Mechanistic data provide possible explanations for the absence of developmental and reproductive effects in humans exposed to high levels of boron. Recent studies provide evidence that boric acid may act by similar mechanisms in causing developmental effects in mice as sodium salycilate (the natural deacetylated form of aspirin and a rodent teratogen) including effects on Hox gene expression and inhibition of embryonic histone deacetylases. Although aspirin is known to cause developmental effects in laboratory animals, controlled human studies have not demonstrated developmental effects in humans. Similar mechanisms of action of boric acid and aspirin, and the absence of developmental effects in humans ingesting aspirin suggest that boric acid related developmental effects in humans are unlikely. 

Additionally, zinc levels in soft tissue in humans is over 2 times greater than in comparative tissues in rats (King et al. 2000; Yamaguchi et al. 1996), which explain in part the absence of fertility and developmental effects in humans. Zinc has been shown to protect against testicular toxicity of cobalt and cadmium (Anderson et al. 1993), and the developmental effects of cadmium (Fernandez et al. 2003).

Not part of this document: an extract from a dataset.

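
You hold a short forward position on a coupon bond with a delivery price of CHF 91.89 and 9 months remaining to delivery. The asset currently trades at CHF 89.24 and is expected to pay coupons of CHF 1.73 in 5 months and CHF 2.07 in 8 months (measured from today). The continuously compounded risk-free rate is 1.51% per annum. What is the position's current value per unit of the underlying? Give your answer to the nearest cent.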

There is evidence that zinc interacts with boric acid in the body reducing the toxicity of boric acid. The interaction of zinc and boric acid is evident by the low acute toxicity of zinc borate (absorbed as boric acid and zinc) with a LD50 value greater than 10,000 mg/kg-body weight in rats (Daniels 1969) compared to disodium tetraborate pentahydrat\e (similar % boron composition as zinc borate) with a LD50 value of 3300 mg/kg-body weight. Furthermore, no toxic effects were observed in the testes of males (a target organ of boric acid) administered 1000 mg zinc borate/kg/day in a 28-day repeated dose oral gavage toxicity study, equivalent dose of boron of 50 mg B/kg bodyweight (Wragg et al. 1996). The LOAEL for testicular effects is 26 mg B/kg body weight. 

Based on the total weight of evidence, the data show that it is improbable that boric acid will cause reproductive or developmental effects in humans.

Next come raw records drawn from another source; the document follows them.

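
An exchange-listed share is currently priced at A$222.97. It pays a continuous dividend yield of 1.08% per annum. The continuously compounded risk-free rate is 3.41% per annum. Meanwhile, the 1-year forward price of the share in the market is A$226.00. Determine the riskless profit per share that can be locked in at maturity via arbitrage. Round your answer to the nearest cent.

A$2.23 per share

Fair forward: F* = S·e^(carry·T), with carry = (r − q) = 0.0341 − 0.0108 = 0.0233
F* = 222.97 · e^(0.0233 × 1) = 222.97 · e^0.023300 = 222.97 × 1.023574 = A$228.2263
Market A$226.00 < fair A$228.2263: forward underpriced → reverse cash-and-carry (short spot, go long the forward).
At maturity, profit = |F_mkt − F*| = |226.00 − 228.2263| = A$2.23 per share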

Therefore, based on a total weight of evidence, Category 2 H361d: suspected human reproductive toxicant, suspected of damaging the unborn child is considered the appropriate classification. Extensive evaluations of sperm parameters in highly exposed workers have demonstrated no effects on male fertility. While no developmental effects have been seen in highly exposed populations, epidemiological studies of developmental effects are not as robust as the fertility studies, warranting the Category 2 H361d.